Monday, 11 January 2016
Ian M. Giammanco, Insurance Institute for Business & Home Safety, Richburg, SC; and C. J. P. Estes and W. E. Cranford
Manuscript (1.2 MB)

Handout (2.6 MB)

Disdrometers have been used routinely for several decades to obtain size spectra for hydrometeors. With increasing losses due to severe hail events, there is an increasing need to develop a greater understanding of hail size spectra and the spatial and temporal characteristics of severe hail events. A large portion of the historical literature which describes hail size distributions resulted from data collected by hailpads and photogrammetric systems. Conventional hailpad networks are difficult to maintain, can become saturated with impacts during high concentration events, and do not provide any temporal information. Piezoelectric ceramic disks have been coupled with impact plates of various materials to capture both droplet and hail spectra (Joss and Waldvogel 1967; Lane et al. 2006; Salmi et al. 2011).

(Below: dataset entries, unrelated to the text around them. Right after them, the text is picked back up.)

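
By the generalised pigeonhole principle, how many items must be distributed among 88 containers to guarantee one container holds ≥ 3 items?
n = (3 − 1)·88 + 1 = 177

By the generalised pigeonhole principle, to guarantee some box contains ≥ r objects we need more than (r − 1) · k objects total. Threshold: n = (r − 1) · k + 1. With r = 3 and k = 88: n = 2 · 88 + 1 = 176 + 1 = 177. For n = 176 = 2 · 88, we can put exactly 2 objects in every box, avoiding 3 in any single one — so 177 is tight.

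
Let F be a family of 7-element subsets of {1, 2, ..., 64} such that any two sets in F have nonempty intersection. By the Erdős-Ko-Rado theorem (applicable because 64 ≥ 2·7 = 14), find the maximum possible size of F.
max |F| = C(63, 6) = 67945521

The Erdős-Ko-Rado theorem states: for n ≥ 2k, an intersecting family of k-subsets of an n-element set has size at most C(n − 1, k − 1), with equality for 'star' families {A ⊆ [n] : |A| = k, i ∈ A} (fix an element i). For n = 64, k = 7: C(63, 6) = 67945521.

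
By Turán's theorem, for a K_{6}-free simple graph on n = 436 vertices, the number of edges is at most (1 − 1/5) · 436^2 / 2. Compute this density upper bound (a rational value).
Turán density bound = (4/5) · 436^2/2 = 380192/5 ≈ 76038.4

Turán's theorem: ex(n, K_{r+1}) is achieved by the complete r-partite Turán graph T(n, r) with parts as balanced as possible, and is at most (1 − 1/r) · n^2/2. For r = 5, n = 436: the density bound is (4/5) · 190096/2 = 380192/5 ≈ 76038.4. The integer-valued extremum is e(T(436, 5)) = 76038, which is strictly less than the density bound 380192/5 since 5 ∤ 436 (the parts of T(436, 5) cannot all be equal).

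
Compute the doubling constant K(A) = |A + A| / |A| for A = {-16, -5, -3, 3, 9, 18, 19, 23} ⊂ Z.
K = |A + A| / |A| = 34/8 = 17/4

Enumerate A + A = {a + b : a, b ∈ A}. With |A| = 8, there are |A|^2 = 64 ordered sum pairs; collecting distinct values, A + A = {-32, -21, -19, -13, -10, -8, -7, -6, -2, 0, 2, 3, 4, 6, 7, 12, 13, 14, 15, 16, 18, 20, 21, 22, 26, 27, 28, 32, 36, 37, 38, 41, 42, 46}, so |A + A| = 34. Thus K = 34/8 = 17/4. For comparison, the minimum possible |A + A| over all 8-element sets is 2·8 − 1 = 15 (so min K = 15/8), attained only by arithmetic progressions.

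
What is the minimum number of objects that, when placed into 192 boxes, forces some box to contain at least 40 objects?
n = (40 − 1)·192 + 1 = 7489

By the generalised pigeonhole principle, to guarantee some box contains ≥ r objects we need more than (r − 1) · k objects total. Threshold: n = (r − 1) · k + 1. With r = 40 and k = 192: n = 39 · 192 + 1 = 7488 + 1 = 7489. For n = 7488 = 39 · 192, we can put exactly 39 objects in every box, avoiding 40 in any single one — so 7489 is tight.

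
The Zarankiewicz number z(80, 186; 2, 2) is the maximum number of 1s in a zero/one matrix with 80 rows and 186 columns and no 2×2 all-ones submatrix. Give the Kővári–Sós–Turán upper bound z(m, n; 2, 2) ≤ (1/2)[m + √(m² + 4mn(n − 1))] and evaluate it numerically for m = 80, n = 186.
z(80, 186; 2, 2) ≤ (1/2)[80 + √(80² + 4·80·186·185)] = (1/2)[80 + √11017600] = 1699.6385

Kővári–Sós–Turán: let r_1, ..., r_80 be the row sums and z = Σ r_i the total number of 1s. Each pair of columns can share at most one row with both entries 1 (else a 2×2 all-ones block appears), so Σ_i C(r_i, 2) ≤ C(186, 2) = 17205. By convexity Σ_i C(r_i, 2) ≥ 80·C(z/80, 2) = z(z − 80)/(2·80), giving z² − 80z − 80·186·185 ≤ 0 and hence z ≤ (1/2)[80 + √(6400 + 4·2752800)] = (1/2)[80 + √11017600] ≈ (1/2)(80 + 3319.277) = 1699.6385.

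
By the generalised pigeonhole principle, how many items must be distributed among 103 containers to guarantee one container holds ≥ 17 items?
n = (17 − 1)·103 + 1 = 1649

By the generalised pigeonhole principle, to guarantee some box contains ≥ r objects we need more than (r − 1) · k objects total. Threshold: n = (r − 1) · k + 1. With r = 17 and k = 103: n = 16 · 103 + 1 = 1648 + 1 = 1649. For n = 1648 = 16 · 103, we can put exactly 16 objects in every box, avoiding 17 in any single one — so 1649 is tight.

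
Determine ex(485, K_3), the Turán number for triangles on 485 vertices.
ex(485, K_3) = ⌊485^2/4⌋ = 58806

Mantel (1907): a triangle-free graph on n vertices has at most ⌊n^2/4⌋ edges, with equality for the complete bipartite graph K_{⌊n/2⌋, ⌈n/2⌉}. For n = 485: ⌊485^2/4⌋ = ⌊235225/4⌋ = 58806. The extremal graph is K_{242, 243}, which has 242·243 = 58806 edges.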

Six rapidly deployable hail impact disdrometers were developed and deployed in 2015. The system uses a four-sided, shallow pyramid impact plate following the general characteristics of the device developed by Lane et al. (2006). Acquisition of the voltage signal from the piezoelectric disk produced by hail impacts is handled by a low-cost microcontroller unit capable of 5 kHz timed sampling. To develop voltage to kinetic energy relationships, probes were impacted with laboratory ice spheres at known kinetic energies. The diameter of individual hailstones are then estimated by applying the diameter-kinetic energy relationships described in Heymsfield et al. (2014). Each platform also integrates an onboard GPS module for timing and position information. A small engineering tripod provides the base and support structure for the impact plate and data acquisition system when deployed.

The network of six probes was first deployed during a field campaign in 2015 applying the adaptive network concept of Weiss and Schroeder (2008). Probes were able to be deployed in one minute or less. Data were collected from four different parent thunderstorms, two of which were supercells and two multicellular clusters. Field teams were able to make measurements of hailstones shortly after each had passed over the probes. Hail size distributions from the disdrometer probes were in good agreement with those measured by the field teams for hail sizes greater than 1.5 cm. While the probe resolved smaller impacts, these stones likely melted before they could be measured.